Baldwin found a site suitable for making the deadly microbes. It had to be close enough to Washington, but not too close. He chose an abandoned airfield in Maryland called Detrick Field, which later became known as Camp Detrick. Next, Baldwin hired a staff, recruiting many who had worked with him at the University of Wisconsin, along with other scientists and military personnel. At the end of the research, Baldwin and his crew had successfully produced a large amount of biological agent to use in warfare. Baldwin was most proud of the safety arrangements that came with the operation. Nothing went wrong, and everything came out as planned, if not better.

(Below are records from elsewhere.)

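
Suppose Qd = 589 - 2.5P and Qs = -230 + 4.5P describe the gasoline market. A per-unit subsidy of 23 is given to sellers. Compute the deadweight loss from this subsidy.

Pre-subsidy: 589 - 2.5P = -230 + 4.5P gives P* = 117, Q* = 296.5.
With the subsidy, sellers receive Ps = Pb + 23 for each unit, where Pb is the price buyers pay.
Supply in terms of Pb becomes Qs = -230 + 4.5(Pb + 23) = -126.5 + 4.5Pb. Setting this equal to demand: 589 - 2.5Pb = -126.5 + 4.5Pb, so Pb = 1431/14.
Sellers receive Ps = 1431/14 + 23 = 1753/14; Q' = 589 − 2.5·(1431/14) = 9337/28.
The subsidy expands output by 9337/28 − 296.5 = 1035/28 past the efficient level; on those units the gap between marginal cost and willingness to pay runs from 0 up to 23.
DWL = ½ × 23 × 1035/28 = 23805/56.

Deadweight loss = 23805/56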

After World War II, Baldwin returned to the University of Wisconsin, becoming the vice president of academic affairs in 1948 and special assistant to the university's president a decade later. Even after he resigned as leader of the operation, Baldwin stayed active with the biological weapons program. He continued to be worried that opponents of the United States might try to subtly use microbes to harm the country. He therefore suggested many experiments, which ended up taking place, to test how certain places would be affected by possible environmental changes that come from biowarfare. He died a few days before his 104th birthday in 1999. He is buried in Forest Hill Cemetery in Madison.

=== Personal life ===
Baldwin was married to Ineva Reilly Baldwin in 1954.